The Pine Ridge Indian Reservation has long been one of the poorest places in the United States. Wracked by 80 percent unemployment and rampant drug and alcohol use, the reservation has long been a focal point for activists of all stripes seeking to create a better society for all.


For nearly the entirety of the existence of the reservation, which was established around 1870, a neighboring town, Whiteclay, Nebraska, has existed for the sole purpose of providing alcoholic drinks to the Native American population of Pine Ridge. This arrangement has long been viewed with extreme skepticism by a laundry list of social activists, politicians and even national news outlets. Recently, the town of White Clay has once again come back under scrutiny.


This time, though, things may be different. The four liquor stores that make up the town of Whiteclay, a town with a population of 14, have been put on notice. They all are due for a renewal of their licenses in May. However, some state lawmakers have voiced their intention to deny the renewal. One such lawmaker is Patty Pansing Brooks. She says that, although she has been rebuffed many times in the past in her efforts to permanently shutter the town, Whiteclay is an ongoing public nuisance and a blight on the state of Nebraska. She says that she has formed a coalition of like-minded state politicians who all see fit to send the liquor vendors packing.

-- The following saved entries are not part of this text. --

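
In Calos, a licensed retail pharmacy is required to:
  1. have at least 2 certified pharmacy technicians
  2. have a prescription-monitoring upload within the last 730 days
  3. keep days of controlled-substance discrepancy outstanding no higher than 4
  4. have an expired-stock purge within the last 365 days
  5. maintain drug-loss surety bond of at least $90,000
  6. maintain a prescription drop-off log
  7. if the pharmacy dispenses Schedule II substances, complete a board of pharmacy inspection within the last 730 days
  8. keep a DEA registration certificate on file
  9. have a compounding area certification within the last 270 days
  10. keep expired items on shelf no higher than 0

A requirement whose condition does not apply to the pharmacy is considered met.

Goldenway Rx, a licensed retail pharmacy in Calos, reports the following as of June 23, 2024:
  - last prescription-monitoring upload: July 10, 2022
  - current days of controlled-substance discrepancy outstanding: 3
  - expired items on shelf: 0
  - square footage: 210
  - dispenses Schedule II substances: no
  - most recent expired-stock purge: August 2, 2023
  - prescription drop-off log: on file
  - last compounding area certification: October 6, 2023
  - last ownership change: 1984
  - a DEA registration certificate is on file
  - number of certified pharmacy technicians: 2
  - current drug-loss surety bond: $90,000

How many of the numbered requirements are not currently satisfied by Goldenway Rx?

0

1. certified pharmacy technicians 2 ≥ 2 → met
2. prescription-monitoring upload 714 days ago vs limit 730 → met
3. days of controlled-substance discrepancy outstanding 3 ≤ 4 → met
4. expired-stock purge 326 days ago vs limit 365 → met
5. drug-loss surety bond $90,000 ≥ $90,000 → met
6. prescription drop-off log present → met
7. condition 'dispenses Schedule II substances' does not hold → requirement n/a → met
8. DEA registration certificate present → met
9. compounding area certification 261 days ago vs limit 270 → met
10. expired items on shelf 0 ≤ 0 → met
Not met: 0 of 10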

But others see it differently, including many Native Americans. Vance Blacksmith is a 47 year old Sioux who thinks that shutting down the liquor sales of Whiteclay is a fool’s errand. He says that people will just turn to bootleggers, who are more than happy to drive the extra miles in order to charge two and three times markups on beer and booze. Mr. Blacksmith thinks that the concept of Native predisposition to alcoholism is overblown and that it’s the conditions of the Pine Ridge Reservation as a whole that lead to the problem drinking. He says that, until the underlying problems which lead to widespread despair are addressed, Pine Ridge residents will continue drinking.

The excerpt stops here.